Board-Level Question
"Are we winning on product value, or are we artificially inflating our retention metrics by holding our customers' data and workflows hostage?"
Context & Strategic Implications
As a board, our primary fiduciary duty is to build sustainable, long-term enterprise value. However, we must distinguish between organic retention (customers staying because they love the product) and synthetic retention (customers staying because the cost and pain of escaping our system are artificially high).
If our retention metrics look phenomenal but are driven by synthetic lock-in, we are sitting on a systemic risk. We are highly vulnerable to:
- Disruptive Competitors: A competitor who builds an automated "import from our platform" tool will instantly break our trap, leading to a sudden, catastrophic churn event.
- Regulatory Intervention: Global regulatory frameworks (such as GDPR Article 20 on Data Portability, and FTC crackdowns on "click-to-cancel" dark patterns) are actively criminalizing synthetic retention. If our business model relies on these traps, we are exposed to severe legal and financial liabilities.
- Depressed Valuation Multiples: Sophisticated private equity and growth equity investors look past top-line retention numbers. They analyze data export logs, API usage, and contract terms.
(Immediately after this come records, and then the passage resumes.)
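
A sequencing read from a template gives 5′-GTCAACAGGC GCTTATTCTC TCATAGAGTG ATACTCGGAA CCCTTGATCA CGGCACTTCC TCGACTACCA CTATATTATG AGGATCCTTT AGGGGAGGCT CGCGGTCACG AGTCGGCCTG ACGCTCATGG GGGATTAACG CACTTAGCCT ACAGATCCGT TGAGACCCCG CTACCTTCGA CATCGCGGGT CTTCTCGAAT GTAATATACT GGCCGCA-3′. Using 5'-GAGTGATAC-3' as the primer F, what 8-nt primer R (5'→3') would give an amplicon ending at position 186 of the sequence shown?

5'-GCGATGTC-3'

The forward primer binds at positions 26–34; the product's 3' end on the top strand is position 186.
The reverse primer anneals to the top strand over positions 179–186, i.e. to GACATCGC.
Its sequence written 5'→3' is the reverse complement: GCGATGTC.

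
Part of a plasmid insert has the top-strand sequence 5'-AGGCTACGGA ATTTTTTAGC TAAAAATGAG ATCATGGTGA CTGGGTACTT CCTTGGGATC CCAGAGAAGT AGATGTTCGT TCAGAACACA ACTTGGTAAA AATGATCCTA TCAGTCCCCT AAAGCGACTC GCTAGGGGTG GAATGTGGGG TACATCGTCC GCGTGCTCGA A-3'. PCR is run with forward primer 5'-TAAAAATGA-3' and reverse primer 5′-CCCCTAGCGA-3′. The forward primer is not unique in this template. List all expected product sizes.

118 bp, 42 bp

The forward primer TAAAAATGA matches the top strand at positions 21–29, 97–105.
The reverse primer's reverse complement is TCGCTAGGGG, matching at positions 129–138.
Each forward site pairs with the reverse site to give a product ending at position 138: sizes 118, 42 bp.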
If they discover our high retention is merely the result of a "closed chest" with no exit path, they will heavily discount our valuation multiple due to the fragile nature of our customer base.
Board Discussion Guide
To address this question in your next board meeting, use the following diagnostic framework:
- Review the Migration Cost: Ask the VP of Product: "If our largest customer decided to migrate to our primary competitor tomorrow, how many business days and how many engineering hours would it take them to completely extract their data from our system in a usable format?" If the answer is measured in weeks or requires manual database queries by our team, we have built a trap.
- Analyze the Contractual Barriers: Ask the General Counsel: "Are our contracts laden with highly restrictive, long-term exclusivity clauses or punitive termination-for-convenience fees that serve no operational purpose other than to prevent churn?"
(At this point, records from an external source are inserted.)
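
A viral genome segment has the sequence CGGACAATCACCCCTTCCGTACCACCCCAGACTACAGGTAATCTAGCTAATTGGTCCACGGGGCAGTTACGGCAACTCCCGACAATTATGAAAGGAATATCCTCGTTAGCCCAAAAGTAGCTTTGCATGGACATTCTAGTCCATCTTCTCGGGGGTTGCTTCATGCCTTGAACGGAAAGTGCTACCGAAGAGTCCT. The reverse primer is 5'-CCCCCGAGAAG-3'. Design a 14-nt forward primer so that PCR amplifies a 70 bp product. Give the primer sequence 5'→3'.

5'-TTATGAAAGGAATA-3'

The reverse primer's reverse complement CTTCTCGGGGG matches the template at positions 145–155, so the product ends at position 155.
A 70 bp product then starts at position 155 − 70 + 1 = 86.
The forward primer is identical to the top strand there: TTATGAAAGGAATA.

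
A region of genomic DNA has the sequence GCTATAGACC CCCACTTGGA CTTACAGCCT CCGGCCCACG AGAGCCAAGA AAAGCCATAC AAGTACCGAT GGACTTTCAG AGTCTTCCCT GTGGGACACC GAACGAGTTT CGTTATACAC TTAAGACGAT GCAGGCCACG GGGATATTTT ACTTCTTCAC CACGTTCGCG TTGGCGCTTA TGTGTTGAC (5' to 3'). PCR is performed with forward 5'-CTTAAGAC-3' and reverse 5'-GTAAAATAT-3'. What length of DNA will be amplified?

The forward primer matches the template at positions 120–127.
Taking the reverse complement of GTAAAATAT gives ATATTTTAC, found at positions 144–152 on the template; the primer anneals here to the top strand with its 3' end pointing upstream.
Amplicon spans positions 120–152: 33 bp.

33 bp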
- Evaluate the "Unintentional Benefit" (Psik Reishei): Ask the CFO: "What percentage of our recurring revenue is derived from customers who have explicitly expressed a desire to cancel or downgrade, but have failed to do so because of the friction in our offboarding process?" If this "zombie revenue" is a material driver of our growth, our financial metrics are built on a moral and operational hazard.
By asking this question, the board forces the executive team to refocus on continuous product innovation. We must ensure that our "chest" is always designed with an "open space" so that our customers’ retention is a daily, voluntary endorsement of our value proposition.
Takeaway
The Arukh HaShulchan teaches us that trapping is not defined by the physical act of catching; it is defined by the confinement of freedom and the intent to benefit from that confinement.
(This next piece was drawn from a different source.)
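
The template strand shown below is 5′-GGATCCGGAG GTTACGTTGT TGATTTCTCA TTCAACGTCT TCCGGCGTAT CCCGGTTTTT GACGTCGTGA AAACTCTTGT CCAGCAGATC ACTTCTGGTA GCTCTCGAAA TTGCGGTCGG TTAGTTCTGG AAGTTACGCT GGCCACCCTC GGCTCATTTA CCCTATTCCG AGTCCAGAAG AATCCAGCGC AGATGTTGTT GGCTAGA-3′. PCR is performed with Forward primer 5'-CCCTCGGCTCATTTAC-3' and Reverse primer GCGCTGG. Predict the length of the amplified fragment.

Forward primer CCCTCGGCTCATTTAC is found on the top strand at positions 146–161.
The reverse primer's reverse complement is CCAGCGC, which matches the template at positions 184–190.
Amplicon spans positions 146–190: 45 bp.

45 bp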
In business, building a sustainable moat means digging deeper into value creation, not building higher walls of captivity. When you design your enterprise with an open exit, you force your team to operate with absolute excellence. You build a brand that customers trust, partners respect, and talent flocks to.
Do not spend your short time on this earth trying to trap flies. Build an open-window business, and let your value do the retaining.